Ich komme gleich dazu, Herr Kollege Reif. Hören Sie mir doch erst einmal zu. – Diese Region Fulda wird als sogenannte Powerregion propagiert. Ich sage Ihnen ein paar Zahlen: 26,2 % der in Vollzeit beschäftigten Mitarbeiter in Fulda arbeiten im Niedriglohnsektor – ich habe Ihnen vorhin die Zahlen für Hessen genannt.
Wir haben eine Leiharbeiterquote von 4,6 %. Das ist mehr als doppelt so hoch wie der hessische Durchschnitt. Das heißt, jeder vierte Arbeitnehmer im Landkreis und in der Stadt Fulda arbeitet im Niedriglohnsektor. Das ist ein Spitzenwert für Hessen – in einem absolut CDU-regierten Kreis. Ich will das nur noch einmal sagen.
Die Zahl der Leiharbeiter im Landkreis Fulda ist zwischen 2005 und 2010 um 65 % gestiegen. Jetzt noch eine letzte Zahl, die ich interessant finde. Das ist der sogenannte Medianlohn.
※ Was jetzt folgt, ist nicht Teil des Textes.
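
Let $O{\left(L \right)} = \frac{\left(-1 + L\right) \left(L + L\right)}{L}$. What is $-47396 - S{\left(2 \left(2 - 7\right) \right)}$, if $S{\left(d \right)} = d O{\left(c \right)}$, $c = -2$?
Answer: $-47456$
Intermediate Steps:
$O{\left(L \right)} = -2 + 2 L$ ($O{\left(L \right)} = \frac{\left(-1 + L\right) 2 L}{L} = \frac{2 L \left(-1 + L\right)}{L} = -2 + 2 L$)
$S{\left(d \right)} = - 6 d$ ($S{\left(d \right)} = d \left(-2 + 2 \left(-2\right)\right) = d \left(-2 - 4\right) = d \left(-6\right) = - 6 d$)
$-47396 - S{\left(2 \left(2 - 7\right) \right)} = -47396 - - 6 \cdot 2 \left(2 - 7\right) = -47396 - - 6 \cdot 2 \left(-5\right) = -47396 - \left(-6\right) \left(-10\right) = -47396 - 60 = -47456$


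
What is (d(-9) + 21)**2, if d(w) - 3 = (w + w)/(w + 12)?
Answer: 324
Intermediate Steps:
d(w) = 3 + 2*w/(12 + w) (d(w) = 3 + (w + w)/(w + 12) = 3 + (2*w)/(12 + w) = 3 + 2*w/(12 + w))
(d(-9) + 21)**2 = ((36 + 5*(-9))/(12 - 9) + 21)**2 = ((36 - 45)/3 + 21)**2 = ((1/3)*(-9) + 21)**2 = (-3 + 21)**2 = 18**2 = 324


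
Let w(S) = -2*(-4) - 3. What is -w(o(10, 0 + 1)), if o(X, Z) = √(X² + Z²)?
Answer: -5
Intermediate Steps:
w(S) = 5 (w(S) = 8 - 3 = 5)
-w(o(10, 0 + 1)) = -1*5 = -5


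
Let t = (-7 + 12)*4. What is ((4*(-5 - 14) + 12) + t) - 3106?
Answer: -3150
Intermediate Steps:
t = 20 (t = 5*4 = 20)
((4*(-5 - 14) + 12) + t) - 3106 = ((4*(-5 - 14) + 12) + 20) - 3106 = ((4*(-19) + 12) + 20) - 3106 = ((-76 + 12) + 20) - 3106 = (-64 + 20) - 3106 = -44 - 3106 = -3150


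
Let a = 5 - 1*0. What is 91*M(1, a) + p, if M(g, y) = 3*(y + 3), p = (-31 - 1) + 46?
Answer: 2198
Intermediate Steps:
p = 14 (p = -32 + 46 = 14)
a = 5 (a = 5 + 0 = 5)
M(g, y) = 9 + 3*y (M(g, y) = 3*(3 + y) = 9 + 3*y)
91*M(1, a) + p = 91*(9 + 3*5) + 14 = 91*(9 + 15) + 14 = 91*24 + 14 = 2184 + 14 = 2198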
Er beträgt in Fulda 2.387 €, in Hessen insgesamt 2.867 €, in Kassel 2.792 €. So viel zum Thema, wer wo und erfolgreich regiert. – Vielen Dank.
Vielen Dank, Frau Waschke. – Meine Damen und Herren, wir sind am Ende der Aussprache zum Antrag der Fraktionen der CDU und der FDP betreffend Wirtschaftsstandort Hessen ist stark – in Hessen haben so viele Menschen wie nie zuvor einen Arbeitsplatz.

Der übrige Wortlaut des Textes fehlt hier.